Clearly the two killers didn’t care about our laws against murder. Why would they let gun laws stop them?
Perhaps that’s why the California State Legislature just voted to exempt itself from the gun-control laws that apply to ordinary people in the state.
But the politicians who take on the NRA are open to serious retributive electoral pressure and the ones who toe the line for the NRA are richly rewarded by an annual NRA lobbying expenditure of at least $735,000, possibly as much as $3 million. That is a lot of junkets, TV ads, and fat honoraria.
But more Americans are rejecting the politicians who accept big NRA donations—their success rate is falling, and no wonder. Every new mass shooting brings out the most twisted defense of “gun rights” and the most warped disregard for the right to life imaginable by the NRA leadership.
Every new massing shooting demonstrates why it’s important for people to exercise their right to bear arms so they can shoot back. This tends to deter mass shooters and terrorists who want unarmed, defenseless prey.
How many shootings have taken place at gun shows compared to gun-free zones?
However we get there, we need to stop the massive flow of weaponry into our streets and we need to do it on a large scale.
My memory fails me but I think we tried that with alcohol and weed and it didn’t work out well.
Strict gun laws in one town are nice but when we have a 50-state open border country, guns flow into places like Chicago despite good local efforts to stop the murders and suicides.
If that’s the case, why is it that cities with strong gun control laws like Chicago have higher levels of gun violence than those with fewer gun control laws?

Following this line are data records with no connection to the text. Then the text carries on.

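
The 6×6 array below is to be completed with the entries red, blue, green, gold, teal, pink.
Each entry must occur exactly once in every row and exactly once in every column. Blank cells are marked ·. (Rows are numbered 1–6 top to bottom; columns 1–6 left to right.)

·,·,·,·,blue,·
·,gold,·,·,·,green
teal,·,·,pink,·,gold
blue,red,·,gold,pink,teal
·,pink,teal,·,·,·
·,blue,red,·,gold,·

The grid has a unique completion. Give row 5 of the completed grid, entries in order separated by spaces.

Row 3, column 2: row 3 has {gold, teal, pink} and column 2 has {red, blue, gold, pink}, leaving only green.
Row 1, column 2: row 1 has {blue} and column 2 has {red, blue, green, gold, pink}, leaving only teal.
Row 3, column 3: row 3 has {green, gold, teal, pink} and column 3 has {red, teal}, leaving only blue.
Row 2, column 3: row 2 has {green, gold} and column 3 has {red, blue, teal}, leaving only pink.
Row 2, column 1: row 2 has {green, gold, pink} and column 1 has {blue, teal}, leaving only red.
Row 2, column 5: row 2 has {red, green, gold, pink} and column 5 has {blue, gold, pink}, leaving only teal.
Row 2, column 4: row 2 has {red, green, gold, teal, pink} and column 4 has {gold, pink}, leaving only blue.
Row 3, column 5: row 3 has {blue, green, gold, teal, pink} and column 5 has {blue, gold, teal, pink}, leaving only red.
Row 5, column 5: row 5 has {teal, pink} and column 5 has {red, blue, gold, teal, pink}, leaving only green.
Row 5, column 1: row 5 has {green, teal, pink} and column 1 has {red, blue, teal}, leaving only gold.
Row 5, column 4: row 5 has {green, gold, teal, pink} and column 4 has {blue, gold, pink}, leaving only red.
Row 5, column 6: row 5 has {red, green, gold, teal, pink} and column 6 has {green, gold, teal}, leaving only blue.
So row 5 reads: gold pink teal red green blue.

gold pink teal red green blue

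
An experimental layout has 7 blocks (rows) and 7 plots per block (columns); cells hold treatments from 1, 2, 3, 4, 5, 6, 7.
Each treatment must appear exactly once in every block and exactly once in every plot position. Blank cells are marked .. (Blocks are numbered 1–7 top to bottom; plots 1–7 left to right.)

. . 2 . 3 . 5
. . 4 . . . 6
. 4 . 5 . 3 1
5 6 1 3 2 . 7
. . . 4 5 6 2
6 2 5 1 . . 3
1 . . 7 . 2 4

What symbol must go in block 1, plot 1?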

Also, why is it that countries like Switzerland have a high gun ownership rate yet also a low crime rate?
There are almost 400 million guns out there so it will take a long time to bring down the numbers but we can do it if we get sane and serious about it.
So it’s not about keeping guns out of the hands of criminals. It’s about reducing the numbers of privately-owned guns. Got it.

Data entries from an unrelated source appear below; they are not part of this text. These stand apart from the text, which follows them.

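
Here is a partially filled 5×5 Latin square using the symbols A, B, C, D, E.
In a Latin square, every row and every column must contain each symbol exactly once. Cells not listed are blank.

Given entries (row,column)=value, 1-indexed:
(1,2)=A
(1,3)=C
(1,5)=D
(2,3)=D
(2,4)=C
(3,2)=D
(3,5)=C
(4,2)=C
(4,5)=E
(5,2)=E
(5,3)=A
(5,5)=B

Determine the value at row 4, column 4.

A

Row 2, column 2: row 2 has {C, D} and column 2 has {A, C, D, E}, leaving only B.
Row 2, column 5: row 2 has {B, C, D} and column 5 has {B, C, D, E}, leaving only A.
Row 2, column 1: row 2 has {A, B, C, D} and column 1 has {}, leaving only E.
Row 1, column 1: row 1 has {A, C, D} and column 1 has {E}, leaving only B.
Row 1, column 4: row 1 has {A, B, C, D} and column 4 has {C}, leaving only E.
Row 3, column 1: row 3 has {C, D} and column 1 has {B, E}, leaving only A.
Row 3, column 4: row 3 has {A, C, D} and column 4 has {C, E}, leaving only B.
Row 3, column 3: row 3 has {A, B, C, D} and column 3 has {A, C, D}, leaving only E.
Row 4, column 1: row 4 has {C, E} and column 1 has {A, B, E}, leaving only D.
Row 4 already has {C, D, E} and column 4 already has {B, C, E}, so row 4, column 4 must be A.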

I know no gun opponent who favors disarming the rural hunter putting provender on his or her family table.
Can we drop the whole hunting issue already? It’s a distraction, nothing more. The Second Amendment says a “well-regulated militia” is the necessity of a “free state,” not a “well-armed hunter is the necessity of a well-fed state.”

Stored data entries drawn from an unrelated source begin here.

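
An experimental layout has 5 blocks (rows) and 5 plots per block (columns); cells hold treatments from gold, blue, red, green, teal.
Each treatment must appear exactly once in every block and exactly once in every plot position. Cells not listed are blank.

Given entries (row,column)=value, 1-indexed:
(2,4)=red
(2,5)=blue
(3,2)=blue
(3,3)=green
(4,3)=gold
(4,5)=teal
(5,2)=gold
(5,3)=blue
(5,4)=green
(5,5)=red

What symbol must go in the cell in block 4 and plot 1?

green

Block 2, plot 3: block 2 has {blue, red} and plot 3 has {gold, blue, green}, leaving only teal.
Block 1, plot 3: block 1 has {} and plot 3 has {gold, blue, green, teal}, leaving only red.
Block 2, plot 2: block 2 has {blue, red, teal} and plot 2 has {gold, blue}, leaving only green.
Block 1, plot 2: block 1 has {red} and plot 2 has {gold, blue, green}, leaving only teal.
Block 2, plot 1: block 2 has {blue, red, green, teal} and plot 1 has {}, leaving only gold.
Block 3, plot 5: block 3 has {blue, green} and plot 5 has {blue, red, teal}, leaving only gold.
Block 1, plot 5: block 1 has {red, teal} and plot 5 has {gold, blue, red, teal}, leaving only green.
Block 1, plot 1: block 1 has {red, green, teal} and plot 1 has {gold}, leaving only blue.
Block 1, plot 4: block 1 has {blue, red, green, teal} and plot 4 has {red, green}, leaving only gold.
Block 3, plot 4: block 3 has {gold, blue, green} and plot 4 has {gold, red, green}, leaving only teal.
Block 3, plot 1: block 3 has {gold, blue, green, teal} and plot 1 has {gold, blue}, leaving only red.
Block 4 already has {gold, teal} and plot 1 already has {gold, blue, red}, so block 4, plot 1 must be green.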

The Founders wanted us to have guns so we could be sufficiently armed to overthrow a tyrannical government just as they had done. You don’t have to like that, but it is why they were so adamant about ensuring we could have guns.
I can hope that those, in fact, will be some of the voices calling for far greater sensible gun control so they can take a trip into a city and make it back alive—or so they can send their child to college in some town and not fear so much.
Hastings’ proposal to abolish the Second Amendment falls under the same misunderstanding as so many other gun control advocates. The amendment doesn’t give us our right to have guns. It merely acknowledges that right so government can’t later claim ignorance when it tries to restrict it.
Abolishing the Second Amendment removes that right just as much as eliminating the First Amendment denies me the right to free speech.
Even so, we should keep the Second Amendment as a reminder to the federal government we’re going to keep our guns with it or without it.